Posterior predictive at the learned hyperparameters

sde_final = MaternSDE(
    variance=jnp.exp(trained.log_variance),
    lengthscale=jnp.exp(trained.log_lengthscale),
    order=1,
)
prior_final = MarkovGPPrior(sde_final, times)
cond = prior_final.condition(y, jnp.exp(trained.log_noise_var))

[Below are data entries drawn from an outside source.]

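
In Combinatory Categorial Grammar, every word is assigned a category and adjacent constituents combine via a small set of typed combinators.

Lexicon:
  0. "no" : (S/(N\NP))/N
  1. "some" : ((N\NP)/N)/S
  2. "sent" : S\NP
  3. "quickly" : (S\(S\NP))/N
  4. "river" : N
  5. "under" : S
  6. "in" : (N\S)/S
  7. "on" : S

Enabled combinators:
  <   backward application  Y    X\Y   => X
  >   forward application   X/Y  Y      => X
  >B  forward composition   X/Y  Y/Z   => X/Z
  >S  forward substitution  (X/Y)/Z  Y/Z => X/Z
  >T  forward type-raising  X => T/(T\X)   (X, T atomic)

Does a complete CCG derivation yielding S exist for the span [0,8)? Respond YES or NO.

[0,8] S   >
  [0,5] S/N   >S
    [0,1] "no" : (S/(N\NP))/N
    [1,5] (N\NP)/N   >
      [1,2] "some" : ((N\NP)/N)/S
      [2,5] S   <
        [2,3] "sent" : S\NP
        [3,5] S\(S\NP)   >
          [3,4] "quickly" : (S\(S\NP))/N
          [4,5] "river" : N
  [5,8] N   <
    [5,6] "under" : S
    [6,8] N\S   >
      [6,7] "in" : (N\S)/S
      [7,8] "on" : S

YES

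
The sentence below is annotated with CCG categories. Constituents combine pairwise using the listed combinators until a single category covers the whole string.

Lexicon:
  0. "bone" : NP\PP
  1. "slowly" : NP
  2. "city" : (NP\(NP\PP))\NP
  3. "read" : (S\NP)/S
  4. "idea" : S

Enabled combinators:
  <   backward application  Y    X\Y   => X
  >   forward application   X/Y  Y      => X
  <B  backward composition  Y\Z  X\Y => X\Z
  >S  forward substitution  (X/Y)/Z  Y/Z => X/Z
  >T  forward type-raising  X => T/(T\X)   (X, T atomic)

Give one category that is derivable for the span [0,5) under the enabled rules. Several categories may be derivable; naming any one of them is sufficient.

[0,5] S   <
  [0,3] NP   <
    [0,1] "bone" : NP\PP
    [1,3] NP\(NP\PP)   <
      [1,2] "slowly" : NP
      [2,3] "city" : (NP\(NP\PP))\NP
  [3,5] S\NP   >
    [3,4] "read" : (S\NP)/S
    [4,5] "idea" : S

S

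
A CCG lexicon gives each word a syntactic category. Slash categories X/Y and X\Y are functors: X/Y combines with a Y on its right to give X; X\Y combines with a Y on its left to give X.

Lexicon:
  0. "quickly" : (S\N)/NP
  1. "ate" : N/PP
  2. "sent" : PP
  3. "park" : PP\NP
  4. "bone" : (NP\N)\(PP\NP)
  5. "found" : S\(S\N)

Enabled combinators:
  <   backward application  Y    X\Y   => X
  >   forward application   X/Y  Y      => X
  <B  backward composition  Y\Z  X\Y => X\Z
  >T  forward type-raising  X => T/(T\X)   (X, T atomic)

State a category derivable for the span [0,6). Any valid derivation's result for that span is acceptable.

S

[0,6] S   <
  [0,5] S\N   >
    [0,1] "quickly" : (S\N)/NP
    [1,5] NP   <
      [1,3] N   >
        [1,2] "ate" : N/PP
        [2,3] "sent" : PP
      [3,5] NP\N   <
        [3,4] "park" : PP\NP
        [4,5] "bone" : (NP\N)\(PP\NP)
  [5,6] "found" : S\(S\N)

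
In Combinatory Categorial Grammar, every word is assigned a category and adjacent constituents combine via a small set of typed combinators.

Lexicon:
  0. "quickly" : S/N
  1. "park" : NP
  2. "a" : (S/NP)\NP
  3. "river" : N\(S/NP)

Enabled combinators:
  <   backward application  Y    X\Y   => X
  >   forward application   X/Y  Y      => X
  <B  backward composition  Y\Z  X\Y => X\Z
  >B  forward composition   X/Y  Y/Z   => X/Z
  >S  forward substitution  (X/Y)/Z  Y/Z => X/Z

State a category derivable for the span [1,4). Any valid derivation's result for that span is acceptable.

[0,4] S   >
  [0,1] "quickly" : S/N
  [1,4] N   <
    [1,3] S/NP   <
      [1,2] "park" : NP
      [2,3] "a" : (S/NP)\NP
    [3,4] "river" : N\(S/NP)

N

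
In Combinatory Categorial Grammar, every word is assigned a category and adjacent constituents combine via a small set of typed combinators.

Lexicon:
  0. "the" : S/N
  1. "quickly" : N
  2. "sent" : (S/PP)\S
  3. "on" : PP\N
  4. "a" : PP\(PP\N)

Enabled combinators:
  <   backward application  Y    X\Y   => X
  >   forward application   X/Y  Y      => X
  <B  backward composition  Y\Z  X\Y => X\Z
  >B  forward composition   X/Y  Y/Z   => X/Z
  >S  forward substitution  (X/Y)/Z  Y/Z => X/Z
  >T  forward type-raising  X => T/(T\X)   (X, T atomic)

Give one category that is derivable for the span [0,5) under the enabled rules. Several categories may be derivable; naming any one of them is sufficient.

S

[0,5] S   >
  [0,3] S/PP   <
    [0,2] S   >
      [0,1] "the" : S/N
      [1,2] "quickly" : N
    [2,3] "sent" : (S/PP)\S
  [3,5] PP   <
    [3,4] "on" : PP\N
    [4,5] "a" : PP\(PP\N)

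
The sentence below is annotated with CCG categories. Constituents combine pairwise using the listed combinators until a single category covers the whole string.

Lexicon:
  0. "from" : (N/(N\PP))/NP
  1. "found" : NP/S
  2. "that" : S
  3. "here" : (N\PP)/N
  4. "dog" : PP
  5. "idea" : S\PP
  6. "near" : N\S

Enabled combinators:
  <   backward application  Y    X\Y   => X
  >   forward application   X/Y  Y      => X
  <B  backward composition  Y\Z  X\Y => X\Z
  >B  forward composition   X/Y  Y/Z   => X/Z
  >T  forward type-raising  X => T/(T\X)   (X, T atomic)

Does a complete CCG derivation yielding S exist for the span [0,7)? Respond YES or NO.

(N/(N\PP))/NP NP/S S (N\PP)/N PP S\PP N\S
CKY chart[0,7] = {N, N/(N\N), NP/(NP\N), PP/(PP\N), S/(S\N)}; S ∉ chart

NO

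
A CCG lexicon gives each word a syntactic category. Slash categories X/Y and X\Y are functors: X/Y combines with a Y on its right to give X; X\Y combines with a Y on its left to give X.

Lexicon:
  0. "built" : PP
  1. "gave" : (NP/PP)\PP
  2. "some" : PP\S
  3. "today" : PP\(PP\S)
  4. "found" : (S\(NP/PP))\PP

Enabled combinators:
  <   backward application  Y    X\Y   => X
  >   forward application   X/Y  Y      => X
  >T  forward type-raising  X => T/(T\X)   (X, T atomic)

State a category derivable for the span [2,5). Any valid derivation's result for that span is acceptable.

S\(NP/PP)

[0,5] S   <
  [0,2] NP/PP   <
    [0,1] "built" : PP
    [1,2] "gave" : (NP/PP)\PP
  [2,5] S\(NP/PP)   <
    [2,4] PP   <
      [2,3] "some" : PP\S
      [3,4] "today" : PP\(PP\S)
    [4,5] "found" : (S\(NP/PP))\PP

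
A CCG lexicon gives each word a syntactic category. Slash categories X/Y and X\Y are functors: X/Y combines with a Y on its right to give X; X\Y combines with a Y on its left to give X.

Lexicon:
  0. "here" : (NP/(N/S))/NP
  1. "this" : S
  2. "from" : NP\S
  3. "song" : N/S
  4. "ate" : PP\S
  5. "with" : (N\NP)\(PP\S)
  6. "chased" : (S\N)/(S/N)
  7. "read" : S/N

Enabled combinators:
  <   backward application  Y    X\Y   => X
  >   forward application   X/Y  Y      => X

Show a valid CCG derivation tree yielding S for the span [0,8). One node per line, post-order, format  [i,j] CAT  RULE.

[0,8] S   <
  [0,6] N   <
    [0,4] NP   >
      [0,3] NP/(N/S)   >
        [0,1] "here" : (NP/(N/S))/NP
        [1,3] NP   <
          [1,2] "this" : S
          [2,3] "from" : NP\S
      [3,4] "song" : N/S
    [4,6] N\NP   <
      [4,5] "ate" : PP\S
      [5,6] "with" : (N\NP)\(PP\S)
  [6,8] S\N   >
    [6,7] "chased" : (S\N)/(S/N)
    [7,8] "read" : S/N

[0,1] (NP/(N/S))/NP  lex  "here"
[1,2] S  lex  "this"
[2,3] NP\S  lex  "from"
[1,3] NP  <  k=2
[0,3] NP/(N/S)  >  k=1
[3,4] N/S  lex  "song"
[0,4] NP  >  k=3
[4,5] PP\S  lex  "ate"
[5,6] (N\NP)\(PP\S)  lex  "with"
[4,6] N\NP  <  k=5
[0,6] N  <  k=4
[6,7] (S\N)/(S/N)  lex  "chased"
[7,8] S/N  lex  "read"
[6,8] S\N  >  k=7
[0,8] S  <  k=6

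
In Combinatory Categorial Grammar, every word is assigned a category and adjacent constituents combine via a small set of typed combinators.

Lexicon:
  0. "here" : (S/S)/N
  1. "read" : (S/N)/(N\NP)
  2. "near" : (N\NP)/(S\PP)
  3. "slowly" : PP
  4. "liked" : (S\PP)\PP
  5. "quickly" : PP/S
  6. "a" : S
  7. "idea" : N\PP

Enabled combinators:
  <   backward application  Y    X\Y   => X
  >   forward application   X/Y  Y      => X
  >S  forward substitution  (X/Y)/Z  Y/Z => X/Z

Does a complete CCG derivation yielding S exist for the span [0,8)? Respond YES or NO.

YES

[0,8] S   >
  [0,5] S/N   >S
    [0,1] "here" : (S/S)/N
    [1,5] S/N   >
      [1,2] "read" : (S/N)/(N\NP)
      [2,5] N\NP   >
        [2,3] "near" : (N\NP)/(S\PP)
        [3,5] S\PP   <
          [3,4] "slowly" : PP
          [4,5] "liked" : (S\PP)\PP
  [5,8] N   <
    [5,7] PP   >
      [5,6] "quickly" : PP/S
      [6,7] "a" : S
    [7,8] "idea" : N\PP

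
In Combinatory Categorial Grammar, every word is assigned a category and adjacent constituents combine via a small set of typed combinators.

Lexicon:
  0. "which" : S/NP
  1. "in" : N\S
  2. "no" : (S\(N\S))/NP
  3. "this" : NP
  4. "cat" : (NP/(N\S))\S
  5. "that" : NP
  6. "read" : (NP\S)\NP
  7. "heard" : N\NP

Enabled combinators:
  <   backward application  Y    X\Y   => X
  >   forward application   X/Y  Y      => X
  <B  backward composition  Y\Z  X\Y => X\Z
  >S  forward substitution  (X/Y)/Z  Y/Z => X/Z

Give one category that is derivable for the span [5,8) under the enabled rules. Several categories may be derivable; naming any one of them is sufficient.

N\S

[0,8] S   >
  [0,1] "which" : S/NP
  [1,8] NP   >
    [1,5] NP/(N\S)   <
      [1,4] S   <
        [1,2] "in" : N\S
        [2,4] S\(N\S)   >
          [2,3] "no" : (S\(N\S))/NP
          [3,4] "this" : NP
      [4,5] "cat" : (NP/(N\S))\S
    [5,8] N\S   <B
      [5,7] NP\S   <
        [5,6] "that" : NP
        [6,7] "read" : (NP\S)\NP
      [7,8] "heard" : N\NP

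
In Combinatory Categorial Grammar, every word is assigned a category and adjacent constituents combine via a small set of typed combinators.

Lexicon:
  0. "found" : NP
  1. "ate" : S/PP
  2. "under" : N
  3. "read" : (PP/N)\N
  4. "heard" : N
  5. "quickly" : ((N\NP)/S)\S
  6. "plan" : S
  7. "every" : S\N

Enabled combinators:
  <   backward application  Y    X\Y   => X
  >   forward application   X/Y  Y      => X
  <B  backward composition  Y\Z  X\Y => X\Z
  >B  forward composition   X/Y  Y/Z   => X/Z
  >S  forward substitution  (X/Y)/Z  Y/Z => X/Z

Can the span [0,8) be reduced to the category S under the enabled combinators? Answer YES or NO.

[0,8] S   <
  [0,7] N   <
    [0,1] "found" : NP
    [1,7] N\NP   >
      [1,6] (N\NP)/S   <
        [1,5] S   >
          [1,2] "ate" : S/PP
          [2,5] PP   >
            [2,4] PP/N   <
              [2,3] "under" : N
              [3,4] "read" : (PP/N)\N
            [4,5] "heard" : N
        [5,6] "quickly" : ((N\NP)/S)\S
      [6,7] "plan" : S
  [7,8] "every" : S\N

YES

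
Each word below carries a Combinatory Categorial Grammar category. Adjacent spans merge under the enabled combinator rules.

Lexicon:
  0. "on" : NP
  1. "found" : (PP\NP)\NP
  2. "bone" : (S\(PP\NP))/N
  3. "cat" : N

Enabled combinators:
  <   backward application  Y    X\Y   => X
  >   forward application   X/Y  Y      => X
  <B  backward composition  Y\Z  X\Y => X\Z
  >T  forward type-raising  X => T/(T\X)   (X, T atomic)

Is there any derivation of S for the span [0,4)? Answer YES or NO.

[0,4] S   <
  [0,1] "on" : NP
  [1,4] S\NP   <B
    [1,2] "found" : (PP\NP)\NP
    [2,4] S\(PP\NP)   >
      [2,3] "bone" : (S\(PP\NP))/N
      [3,4] "cat" : N

YES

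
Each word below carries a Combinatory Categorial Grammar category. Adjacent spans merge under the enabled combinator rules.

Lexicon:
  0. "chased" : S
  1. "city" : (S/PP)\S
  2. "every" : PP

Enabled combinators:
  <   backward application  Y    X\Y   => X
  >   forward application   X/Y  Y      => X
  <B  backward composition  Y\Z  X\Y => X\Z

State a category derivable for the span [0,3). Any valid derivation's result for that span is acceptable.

[0,3] S   >
  [0,2] S/PP   <
    [0,1] "chased" : S
    [1,2] "city" : (S/PP)\S
  [2,3] "every" : PP

S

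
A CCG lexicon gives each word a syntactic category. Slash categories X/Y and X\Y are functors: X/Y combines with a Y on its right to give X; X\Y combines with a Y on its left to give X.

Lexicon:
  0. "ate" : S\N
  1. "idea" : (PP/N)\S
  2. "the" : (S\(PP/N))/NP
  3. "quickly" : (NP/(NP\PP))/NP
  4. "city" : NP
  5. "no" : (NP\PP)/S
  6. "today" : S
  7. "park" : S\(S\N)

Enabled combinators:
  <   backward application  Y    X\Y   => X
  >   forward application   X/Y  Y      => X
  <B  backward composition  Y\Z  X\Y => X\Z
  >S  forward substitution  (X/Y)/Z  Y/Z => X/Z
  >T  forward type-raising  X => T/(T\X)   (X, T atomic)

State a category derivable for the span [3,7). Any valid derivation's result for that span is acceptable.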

t_star = jnp.linspace(times[0] - 0.3, times[-1] + 1.2, 300)
m_star, v_star = cond.predict(t_star)
m_star, v_star = np.asarray(m_star), np.asarray(v_star)
sd_star = np.sqrt(np.maximum(v_star, 0))

fig, ax = plt.subplots(figsize=(8.5, 3.6))
ax.fill_between(
    t_star,
    m_star - 2 * sd_star,
    m_star + 2 * sd_star,
    color="C0",
    alpha=0.25,
    label="posterior ±2σ",
)
ax.plot(t_star, m_star, color="C0", lw=2, label="posterior mean")
ax.plot(times, f_true, "k--", lw=1, label="true f")
ax.scatter(times, y, c="C3", s=14, label="data", zorder=3)
ax.axvline(times[-1], color="grey", ls=":", lw=0.8, label="end of training")
ax.set_xlabel("t")
ax.set_ylabel("y / f")
ax.set_title("Posterior predictive at learned hyperparameters")
ax.legend(loc="lower left", fontsize=8)
plt.tight_layout()
plt.show()
<Figure size 935x396 with 1 Axes>

Summary

  • MarkovGPPrior.log_marginal is end-to-end differentiable; any optimiser (L-BFGS, Adam, ...) trains the kernel hyperparameters.
  • Optimising in log-space sidesteps positivity constraints with no manual reparameterisation gymnastics.
  • The fitted hyperparameters give a sensible posterior mean and uncertainty band, and the model extrapolates to the prior beyond the training window — the standard stationary-GP behaviour.

For non-Gaussian likelihoods, plug a MarkovGPPrior into one of the strategies in the companion non-Gaussian Markov GP notebook; the same optimisation workflow applies, just with strategy.fit(...).log_marginal_approx as the loss.